Hidden Communication

“Let me tell you how things REALLY get done around here.”

How many times have you heard that?

One question I have often heard is, “if the way we REALLY do things works so well, shouldn’t we make that our official way of doing business?”

Well…yes and no.

Organizations have processes within them that are not covered by any policy. Often referred to as “hidden communications,” these are ways of conducting business that are not necessarily visible to an outsider because they are not written down anywhere. Sometimes they are used to help get the job done, and sometimes they are used by individuals focused on their own agenda. One of those is good, one of those isn’t, but as with many things you often have to take the good with the bad.

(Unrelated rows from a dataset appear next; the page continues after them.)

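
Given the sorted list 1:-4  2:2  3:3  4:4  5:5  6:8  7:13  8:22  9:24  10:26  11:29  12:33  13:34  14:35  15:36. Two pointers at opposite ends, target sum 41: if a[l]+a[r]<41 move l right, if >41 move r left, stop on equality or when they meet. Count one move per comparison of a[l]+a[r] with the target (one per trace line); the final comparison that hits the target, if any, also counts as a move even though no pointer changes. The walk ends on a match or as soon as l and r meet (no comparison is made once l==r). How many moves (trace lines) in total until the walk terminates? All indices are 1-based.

[1,15] -4+36=32 <41 → l++
[2,15] 2+36=38 <41 → l++
[3,15] 3+36=39 <41 → l++
[4,15] 4+36=40 <41 → l++
[5,15] 5+36=41 → found

5 moves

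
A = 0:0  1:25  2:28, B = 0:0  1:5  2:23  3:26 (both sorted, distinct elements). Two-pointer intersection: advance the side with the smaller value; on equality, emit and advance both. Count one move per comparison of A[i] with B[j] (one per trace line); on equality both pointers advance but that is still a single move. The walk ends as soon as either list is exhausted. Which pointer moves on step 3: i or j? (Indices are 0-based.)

[i=0,j=0] 0==0 emit → i++,j++
[i=1,j=1] 25>5 → j++
[i=1,j=2] 25>23 → j++

j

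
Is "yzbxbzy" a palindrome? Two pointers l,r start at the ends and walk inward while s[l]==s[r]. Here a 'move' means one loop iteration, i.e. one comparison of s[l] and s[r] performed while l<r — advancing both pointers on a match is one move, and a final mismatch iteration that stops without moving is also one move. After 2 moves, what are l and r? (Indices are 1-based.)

l=3, r=5

[1,7] 'y'=='y' → l++,r--
[2,6] 'z'=='z' → l++,r--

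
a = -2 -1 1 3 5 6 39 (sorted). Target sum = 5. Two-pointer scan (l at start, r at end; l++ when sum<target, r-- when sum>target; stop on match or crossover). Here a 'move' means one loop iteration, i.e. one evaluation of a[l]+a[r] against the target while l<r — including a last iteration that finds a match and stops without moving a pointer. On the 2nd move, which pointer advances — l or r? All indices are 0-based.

l

l=0 r=6: -2+39=37 >5, r--
l=0 r=5: -2+6=4 <5, l++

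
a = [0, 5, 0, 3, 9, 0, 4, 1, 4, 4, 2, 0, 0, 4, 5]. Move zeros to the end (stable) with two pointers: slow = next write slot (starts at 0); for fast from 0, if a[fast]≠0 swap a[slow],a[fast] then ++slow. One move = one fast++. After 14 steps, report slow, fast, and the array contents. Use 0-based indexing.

slow=9, fast=14, a=[5, 3, 9, 4, 1, 4, 4, 2, 4, 0, 0, 0, 0, 0, 5]

slow=0 fast=0: a[fast]=0, fast++
slow=0 fast=1: a[fast]=5≠0 swap→a[0]=5, slow++,fast++
slow=1 fast=2: a[fast]=0, fast++
slow=1 fast=3: a[fast]=3≠0 swap→a[1]=3, slow++,fast++
slow=2 fast=4: a[fast]=9≠0 swap→a[2]=9, slow++,fast++
slow=3 fast=5: a[fast]=0, fast++
slow=3 fast=6: a[fast]=4≠0 swap→a[3]=4, slow++,fast++
slow=4 fast=7: a[fast]=1≠0 swap→a[4]=1, slow++,fast++
slow=5 fast=8: a[fast]=4≠0 swap→a[5]=4, slow++,fast++
slow=6 fast=9: a[fast]=4≠0 swap→a[6]=4, slow++,fast++
slow=7 fast=10: a[fast]=2≠0 swap→a[7]=2, slow++,fast++
slow=8 fast=11: a[fast]=0, fast++
slow=8 fast=12: a[fast]=0, fast++
slow=8 fast=13: a[fast]=4≠0 swap→a[8]=4, slow++,fast++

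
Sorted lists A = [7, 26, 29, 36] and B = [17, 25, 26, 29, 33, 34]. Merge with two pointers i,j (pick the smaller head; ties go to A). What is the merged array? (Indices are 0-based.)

i=0 j=0: A[i]=7<=B[j]=17 take 7, i++
i=1 j=0: A[i]=26>B[j]=17 take 17, j++
i=1 j=1: A[i]=26>B[j]=25 take 25, j++
i=1 j=2: A[i]=26<=B[j]=26 take 26, i++
i=2 j=2: A[i]=29>B[j]=26 take 26, j++
i=2 j=3: A[i]=29<=B[j]=29 take 29, i++
i=3 j=3: A[i]=36>B[j]=29 take 29, j++
i=3 j=4: A[i]=36>B[j]=33 take 33, j++
i=3 j=5: A[i]=36>B[j]=34 take 34, j++
i=3 j=6: B done, take A[i]=36, i++

[7, 17, 25, 26, 26, 29, 29, 33, 34, 36]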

One advantage to these unofficial ways of doing business is that they give you a mix of flexibility and accountability in different situations, something that is very hard to write into policy. Your official business processes provide accountability, by stating who’s responsible for what, and they tell you how things should work normally. Since you cannot plan for every situation, your “hidden communications” can provide a way to get something done when things aren’t normal. Knowing that your employees will take the initiative to find solutions and get the job done when exceptions to the rule occur allows you to feel comfortable that what needs to get done will actually get done.

So why even bother with a normal way of doing business? Why not just let people use their initiative all the time? Well, it helps to know how to do something the “right” way before you can know when there are exceptions to those rules. If you understand how to do things according to policy, and you can recognize when the situation requires something other than the standard way of doing business, then you’re in a better position to pick the best course of action. If you don’t know how to do it right, then how can you tell when “right” isn’t the right way to do it?

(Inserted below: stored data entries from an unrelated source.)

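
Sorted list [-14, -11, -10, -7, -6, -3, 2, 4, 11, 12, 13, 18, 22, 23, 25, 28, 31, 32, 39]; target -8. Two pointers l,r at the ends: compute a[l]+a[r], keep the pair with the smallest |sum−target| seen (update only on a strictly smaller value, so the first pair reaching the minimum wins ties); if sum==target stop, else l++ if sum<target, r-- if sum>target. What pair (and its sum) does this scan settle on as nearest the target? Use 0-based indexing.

[0,18] -14+39=25 d=33 * → r--
[0,17] -14+32=18 d=26 * → r--
[0,16] -14+31=17 d=25 * → r--
[0,15] -14+28=14 d=22 * → r--
[0,14] -14+25=11 d=19 * → r--
[0,13] -14+23=9 d=17 * → r--
[0,12] -14+22=8 d=16 * → r--
[0,11] -14+18=4 d=12 * → r--
[0,10] -14+13=-1 d=7 * → r--
[0,9] -14+12=-2 d=6 * → r--
[0,8] -14+11=-3 d=5 * → r--
[0,7] -14+4=-10 d=2 * → l++
[1,7] -11+4=-7 d=1 * → r--
[1,6] -11+2=-9 d=1 → l++
[2,6] -10+2=-8 d=0 * → stop

pair (-10, 2) with sum -8 (|Δ|=0)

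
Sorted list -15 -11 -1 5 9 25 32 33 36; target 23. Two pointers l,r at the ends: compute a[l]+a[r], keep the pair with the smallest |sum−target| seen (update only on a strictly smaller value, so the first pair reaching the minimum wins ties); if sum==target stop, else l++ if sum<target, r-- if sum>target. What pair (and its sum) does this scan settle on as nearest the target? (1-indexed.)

l=1 r=9: -15+36=21 d=2 *, l++
l=2 r=9: -11+36=25 d=2, r--
l=2 r=8: -11+33=22 d=1 *, l++
l=3 r=8: -1+33=32 d=9, r--
l=3 r=7: -1+32=31 d=8, r--
l=3 r=6: -1+25=24 d=1, r--
l=3 r=5: -1+9=8 d=15, l++
l=4 r=5: 5+9=14 d=9, l++

pair (-11, 33) with sum 22 (|Δ|=1)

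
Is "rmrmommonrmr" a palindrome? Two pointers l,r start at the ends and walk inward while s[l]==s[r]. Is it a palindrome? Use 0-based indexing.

not a palindrome (mismatch at 3,8)

[0,11] 'r'=='r' → l++,r--
[1,10] 'm'=='m' → l++,r--
[2,9] 'r'=='r' → l++,r--
[3,8] 'm'!='n' → stop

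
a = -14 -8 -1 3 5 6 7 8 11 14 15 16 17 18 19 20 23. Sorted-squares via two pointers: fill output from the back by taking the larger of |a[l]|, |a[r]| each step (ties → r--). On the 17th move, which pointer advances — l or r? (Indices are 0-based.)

[0,16] |-14|<=|23| out[16]=529 → r--
[0,15] |-14|<=|20| out[15]=400 → r--
[0,14] |-14|<=|19| out[14]=361 → r--
[0,13] |-14|<=|18| out[13]=324 → r--
[0,12] |-14|<=|17| out[12]=289 → r--
[0,11] |-14|<=|16| out[11]=256 → r--
[0,10] |-14|<=|15| out[10]=225 → r--
[0,9] |-14|<=|14| out[9]=196 → r--
[0,8] |-14|>|11| out[8]=196 → l++
[1,8] |-8|<=|11| out[7]=121 → r--
[1,7] |-8|<=|8| out[6]=64 → r--
[1,6] |-8|>|7| out[5]=64 → l++
[2,6] |-1|<=|7| out[4]=49 → r--
[2,5] |-1|<=|6| out[3]=36 → r--
[2,4] |-1|<=|5| out[2]=25 → r--
[2,3] |-1|<=|3| out[1]=9 → r--
[2,2] |-1|<=|-1| out[0]=1 → r--

r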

Another reason you should expect people to add their own spin on your processes: you are dealing with humans, and humans have egos. Sometimes you just need to let them do what they need to do. I remember getting reimbursed for travel when I was in the military. I knew that when I took my paperwork to the finance office after an unusual trip I would probably have to sit through a few minutes of the finance person griping about how difficult their job is, and then I’d get my money. Nowhere in the finance regulations did it say “let the finance person complain about their job for 5 minutes,” but I knew that was just part of the process. (I also knew that if I ever said, “please shut up and do your job,” I’d probably be setting myself up for a “random” audit and delayed reimbursement, and I didn’t need that). Sometimes you have to just let people be people, whether it’s protecting their “turf” or pumping up their egos, and as long as the work gets done, you just accept it as part of the way things work.

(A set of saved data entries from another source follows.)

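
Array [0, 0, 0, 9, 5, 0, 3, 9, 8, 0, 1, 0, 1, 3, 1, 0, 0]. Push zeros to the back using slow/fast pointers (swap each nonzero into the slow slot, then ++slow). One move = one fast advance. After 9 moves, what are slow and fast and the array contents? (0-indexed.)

slow=5, fast=9, a=[9, 5, 3, 9, 8, 0, 0, 0, 0, 0, 1, 0, 1, 3, 1, 0, 0]

slow=0 fast=0: a[fast]=0, fast++
slow=0 fast=1: a[fast]=0, fast++
slow=0 fast=2: a[fast]=0, fast++
slow=0 fast=3: a[fast]=9≠0 swap→a[0]=9, slow++,fast++
slow=1 fast=4: a[fast]=5≠0 swap→a[1]=5, slow++,fast++
slow=2 fast=5: a[fast]=0, fast++
slow=2 fast=6: a[fast]=3≠0 swap→a[2]=3, slow++,fast++
slow=3 fast=7: a[fast]=9≠0 swap→a[3]=9, slow++,fast++
slow=4 fast=8: a[fast]=8≠0 swap→a[4]=8, slow++,fast++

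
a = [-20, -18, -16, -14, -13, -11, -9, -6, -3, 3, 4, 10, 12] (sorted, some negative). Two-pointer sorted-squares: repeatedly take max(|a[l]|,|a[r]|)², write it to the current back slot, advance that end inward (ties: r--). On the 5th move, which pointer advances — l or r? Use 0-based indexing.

[0,12] |-20|>|12| out[12]=400 → l++
[1,12] |-18|>|12| out[11]=324 → l++
[2,12] |-16|>|12| out[10]=256 → l++
[3,12] |-14|>|12| out[9]=196 → l++
[4,12] |-13|>|12| out[8]=169 → l++

l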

That last point is really critical: “as long as the work gets done.” If people are going around the rules just to help themselves or to get out of work, then that’s no good, and you should certainly feel free to step in and put a stop to that. You cannot stop all bad behavior — some things will be hidden even from you — but you can make it clear that when people try to do things their own way, their focus needs to be on what’s good for the organization, not just on what’s good for them.